In Bydgoszcz’s Fordon district lies one of Poland’s most harrowing wartime memorials: the so-called Valley of Death. It is both the largest mass grave in the city and a silent witness to the brutal Nazi campaign known as “Intelligenzaktion”, which sought to annihilate Poland’s educated class.
On 14 October 1939, German forces carried out a deceptive round-up of 186 local teachers. Held in the barracks of the 15th Light Artillery Regiment, many were executed on the spot, others deported to concentration camps, and the rest led away to be shot in the surrounding woods. By November, at least 120 teachers had been murdered in Fordon alone.
When German troops entered Bydgoszcz on 5 September 1939, they brought with them a fabricated story that would serve as justification for mass killings.

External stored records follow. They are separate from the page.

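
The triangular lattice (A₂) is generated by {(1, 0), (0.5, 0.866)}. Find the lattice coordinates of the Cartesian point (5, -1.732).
6b₁ - 2b₂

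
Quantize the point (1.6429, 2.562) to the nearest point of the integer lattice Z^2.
(2, 3)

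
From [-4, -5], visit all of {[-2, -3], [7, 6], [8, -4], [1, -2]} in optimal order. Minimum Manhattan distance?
28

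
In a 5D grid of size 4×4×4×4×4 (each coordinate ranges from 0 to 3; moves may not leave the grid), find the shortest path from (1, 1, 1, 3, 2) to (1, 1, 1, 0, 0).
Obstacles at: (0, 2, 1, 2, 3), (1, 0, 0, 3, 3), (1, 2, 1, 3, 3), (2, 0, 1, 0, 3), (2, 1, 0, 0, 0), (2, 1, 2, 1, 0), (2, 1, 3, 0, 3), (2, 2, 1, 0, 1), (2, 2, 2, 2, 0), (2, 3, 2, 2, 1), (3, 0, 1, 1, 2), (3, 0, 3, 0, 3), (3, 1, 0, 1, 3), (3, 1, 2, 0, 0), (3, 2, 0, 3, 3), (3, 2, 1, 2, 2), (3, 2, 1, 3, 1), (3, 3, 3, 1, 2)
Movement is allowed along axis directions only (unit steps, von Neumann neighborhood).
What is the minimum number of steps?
5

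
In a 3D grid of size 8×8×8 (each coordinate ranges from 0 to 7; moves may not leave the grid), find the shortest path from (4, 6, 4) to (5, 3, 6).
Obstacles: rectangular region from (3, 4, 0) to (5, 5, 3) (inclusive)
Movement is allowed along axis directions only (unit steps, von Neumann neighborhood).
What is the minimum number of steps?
6
(one shortest path: (4, 6, 4) → (5, 6, 4) → (5, 5, 4) → (5, 4, 4) → (5, 3, 4) → (5, 3, 5) → (5, 3, 6))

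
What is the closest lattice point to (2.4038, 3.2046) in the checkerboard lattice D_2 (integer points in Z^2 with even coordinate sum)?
(3, 3)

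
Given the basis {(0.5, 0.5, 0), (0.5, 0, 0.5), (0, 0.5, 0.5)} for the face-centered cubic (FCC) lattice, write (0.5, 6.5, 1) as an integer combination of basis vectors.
6b₁ - 5b₂ + 7b₃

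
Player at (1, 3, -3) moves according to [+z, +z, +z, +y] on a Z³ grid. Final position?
(1, 4, 0)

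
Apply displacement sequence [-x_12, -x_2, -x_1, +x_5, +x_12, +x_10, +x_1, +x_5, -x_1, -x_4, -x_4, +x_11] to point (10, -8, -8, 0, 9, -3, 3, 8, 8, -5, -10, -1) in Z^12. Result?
(9, -9, -8, -2, 11, -3, 3, 8, 8, -4, -9, -1)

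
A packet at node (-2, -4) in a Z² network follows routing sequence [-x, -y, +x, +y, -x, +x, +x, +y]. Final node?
(-1, -3)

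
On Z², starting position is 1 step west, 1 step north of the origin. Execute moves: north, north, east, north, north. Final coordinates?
(0, 5)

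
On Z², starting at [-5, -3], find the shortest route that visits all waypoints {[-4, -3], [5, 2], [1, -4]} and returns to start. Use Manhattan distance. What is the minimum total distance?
32
(one optimal route: (-5, -3) → (-4, -3) → (5, 2) → (1, -4) → (-5, -3))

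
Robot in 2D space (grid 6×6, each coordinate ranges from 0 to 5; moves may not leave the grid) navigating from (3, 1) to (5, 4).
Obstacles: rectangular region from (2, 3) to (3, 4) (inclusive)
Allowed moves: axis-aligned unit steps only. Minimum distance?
5
(one shortest path: (3, 1) → (4, 1) → (5, 1) → (5, 2) → (5, 3) → (5, 4))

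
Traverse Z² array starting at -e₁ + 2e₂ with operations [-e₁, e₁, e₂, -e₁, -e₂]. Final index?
(-2, 2)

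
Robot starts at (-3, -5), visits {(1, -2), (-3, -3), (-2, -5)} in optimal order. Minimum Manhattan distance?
9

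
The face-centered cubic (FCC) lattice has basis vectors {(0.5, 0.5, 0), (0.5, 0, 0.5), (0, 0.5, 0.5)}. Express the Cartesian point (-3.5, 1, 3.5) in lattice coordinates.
-6b₁ - b₂ + 8b₃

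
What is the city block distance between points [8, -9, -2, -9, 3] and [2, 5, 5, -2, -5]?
42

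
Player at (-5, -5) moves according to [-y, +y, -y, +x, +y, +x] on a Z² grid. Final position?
(-3, -5)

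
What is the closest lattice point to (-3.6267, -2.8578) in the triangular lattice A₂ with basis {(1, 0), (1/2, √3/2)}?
(-3.5, -2.598)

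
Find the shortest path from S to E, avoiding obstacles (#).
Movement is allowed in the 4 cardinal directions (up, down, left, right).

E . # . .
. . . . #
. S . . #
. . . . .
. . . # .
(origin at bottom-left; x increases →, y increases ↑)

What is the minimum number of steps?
3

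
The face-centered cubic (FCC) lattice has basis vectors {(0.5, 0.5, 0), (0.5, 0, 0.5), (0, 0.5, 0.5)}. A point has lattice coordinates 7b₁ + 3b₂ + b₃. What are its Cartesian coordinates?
(5, 4, 2)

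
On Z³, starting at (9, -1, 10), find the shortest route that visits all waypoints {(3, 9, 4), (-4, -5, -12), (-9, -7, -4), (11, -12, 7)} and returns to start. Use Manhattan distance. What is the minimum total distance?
126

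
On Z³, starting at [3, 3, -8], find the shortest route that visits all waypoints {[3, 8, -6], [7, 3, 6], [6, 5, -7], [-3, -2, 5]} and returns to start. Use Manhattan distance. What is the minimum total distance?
70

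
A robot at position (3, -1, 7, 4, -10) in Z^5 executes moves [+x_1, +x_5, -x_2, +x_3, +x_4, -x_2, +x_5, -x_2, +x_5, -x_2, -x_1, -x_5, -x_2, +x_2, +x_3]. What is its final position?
(3, -5, 9, 5, -8)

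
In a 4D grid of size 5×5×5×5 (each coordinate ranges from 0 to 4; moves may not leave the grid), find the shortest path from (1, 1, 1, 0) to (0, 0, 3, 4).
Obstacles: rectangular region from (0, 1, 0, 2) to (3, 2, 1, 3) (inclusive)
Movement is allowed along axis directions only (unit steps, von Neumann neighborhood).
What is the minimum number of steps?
8
(one shortest path: (1, 1, 1, 0) → (0, 1, 1, 0) → (0, 0, 1, 0) → (0, 0, 2, 0) → (0, 0, 3, 0) → (0, 0, 3, 1) → (0, 0, 3, 2) → (0, 0, 3, 3) → (0, 0, 3, 4))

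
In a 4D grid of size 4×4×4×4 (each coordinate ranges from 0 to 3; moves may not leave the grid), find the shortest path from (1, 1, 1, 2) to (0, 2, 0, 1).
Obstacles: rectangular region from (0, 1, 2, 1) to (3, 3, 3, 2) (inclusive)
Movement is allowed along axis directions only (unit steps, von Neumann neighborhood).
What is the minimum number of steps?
4
(one shortest path: (1, 1, 1, 2) → (0, 1, 1, 2) → (0, 2, 1, 2) → (0, 2, 0, 2) → (0, 2, 0, 1))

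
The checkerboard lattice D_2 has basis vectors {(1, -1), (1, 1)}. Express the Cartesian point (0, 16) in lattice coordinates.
-8b₁ + 8b₂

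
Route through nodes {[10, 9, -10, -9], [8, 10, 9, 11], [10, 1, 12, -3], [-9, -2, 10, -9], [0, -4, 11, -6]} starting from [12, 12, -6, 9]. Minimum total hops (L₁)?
131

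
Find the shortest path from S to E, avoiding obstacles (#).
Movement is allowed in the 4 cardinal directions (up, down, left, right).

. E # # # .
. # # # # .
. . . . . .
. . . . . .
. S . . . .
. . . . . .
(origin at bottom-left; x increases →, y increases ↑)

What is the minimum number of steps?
6
(one shortest path: (1, 1) → (0, 1) → (0, 2) → (0, 3) → (0, 4) → (0, 5) → (1, 5))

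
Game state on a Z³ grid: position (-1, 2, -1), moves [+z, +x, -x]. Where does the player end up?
(-1, 2, 0)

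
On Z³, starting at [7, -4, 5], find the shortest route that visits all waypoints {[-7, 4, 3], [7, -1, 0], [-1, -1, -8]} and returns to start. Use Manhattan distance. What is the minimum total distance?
70
(one optimal route: (7, -4, 5) → (-7, 4, 3) → (-1, -1, -8) → (7, -1, 0) → (7, -4, 5))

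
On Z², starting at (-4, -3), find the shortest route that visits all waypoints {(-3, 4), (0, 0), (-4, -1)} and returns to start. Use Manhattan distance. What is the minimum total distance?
22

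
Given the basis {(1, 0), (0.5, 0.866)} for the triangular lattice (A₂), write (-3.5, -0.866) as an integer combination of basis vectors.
-3b₁ - b₂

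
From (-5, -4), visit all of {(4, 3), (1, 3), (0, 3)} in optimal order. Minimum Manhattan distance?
16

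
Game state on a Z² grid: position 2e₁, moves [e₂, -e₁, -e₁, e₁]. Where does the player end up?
(1, 1)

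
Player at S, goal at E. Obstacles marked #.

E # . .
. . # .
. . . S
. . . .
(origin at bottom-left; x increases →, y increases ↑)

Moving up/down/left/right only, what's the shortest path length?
5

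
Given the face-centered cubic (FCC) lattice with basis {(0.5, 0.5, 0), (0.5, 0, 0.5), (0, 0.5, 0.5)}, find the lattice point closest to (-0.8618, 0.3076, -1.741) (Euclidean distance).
(-1, 0.5, -1.5)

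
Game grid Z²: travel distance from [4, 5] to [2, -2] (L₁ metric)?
9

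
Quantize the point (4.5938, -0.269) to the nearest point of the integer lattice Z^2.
(5, 0)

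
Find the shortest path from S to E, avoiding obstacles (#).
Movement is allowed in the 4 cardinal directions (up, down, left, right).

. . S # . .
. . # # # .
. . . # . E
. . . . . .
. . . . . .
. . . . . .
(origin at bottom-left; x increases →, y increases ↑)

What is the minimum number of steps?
9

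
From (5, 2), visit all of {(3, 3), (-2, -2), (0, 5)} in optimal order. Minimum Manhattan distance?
17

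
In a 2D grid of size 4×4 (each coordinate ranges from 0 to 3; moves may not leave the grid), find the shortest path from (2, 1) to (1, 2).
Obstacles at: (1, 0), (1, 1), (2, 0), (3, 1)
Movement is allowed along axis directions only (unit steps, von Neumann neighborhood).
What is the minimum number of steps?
2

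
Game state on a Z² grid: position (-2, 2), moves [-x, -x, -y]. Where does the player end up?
(-4, 1)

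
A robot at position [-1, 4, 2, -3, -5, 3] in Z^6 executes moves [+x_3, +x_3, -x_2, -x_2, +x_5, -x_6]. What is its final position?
(-1, 2, 4, -3, -4, 2)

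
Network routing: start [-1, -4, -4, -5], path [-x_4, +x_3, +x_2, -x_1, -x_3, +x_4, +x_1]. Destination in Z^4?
(-1, -3, -4, -5)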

Nazi propaganda painted a picture of Poles butchering “innocent Germans” in what the press called an unprecedented bloodbath. This narrative, manufactured in Berlin, was designed to cast Poles as aggressors and provide cover for the wave of terror and slaughter that followed.
In the days and months after the city’s capture, the German Nazi paramilitary force Selbstschutz, commanded by Ludolf von Alvensleben, Heinrich Himmler’s close aide, unleashed a brutal campaign of reprisals. Civilians were shot without trial, homes were raided, and entire families were driven from their apartments. Orders from above were explicit: no mercy, no appeals, no trace of Polish identity left in public life.
By the end of 1939, some 5,000 people from Bydgoszcz and the surrounding region had been killed, more than 1,500 of them city residents. Thousands of others were deported to camps, forced into slave labour in the Reich, or expelled eastward.
The victims of the mass shootings that followed were not limited to educators but also priests, members of political organisations, and Jewish citizens. Captives were trucked to the site, stripped of valuables and clothes, and marched towards pits dug in advance that were to become their mass grave.
When exhumations began in 1947, investigators uncovered 306 corpses, but estimates suggest that between 1,200 and 1,400 people were executed there. Only 39 could be identified. Attempts to continue the investigation were suddenly halted by the post-war Security Office and never resumed.
Justice, however, was rare. While a few perpetrators stood before Polish courts, many escaped punishment. Von Alvensleben himself fled to Argentina, where he lived freely until he died in 1970, a stark reminder of how often accountability for these crimes was denied.
The Valley of Death is now commemorated by a memorial complex. The main monument, created by sculptor Józef Makowski, was unveiled in 1975.
Today, the site functions not only as a place of mourning but also as a spiritual centre. Known as the “Bydgoszcz Calvary: Golgotha of the 20th Century”, it hosts annual commemorations including the Way of the Cross and Passion Play, preserving the memory of those who died and reminding future generations of the scale of the atrocity.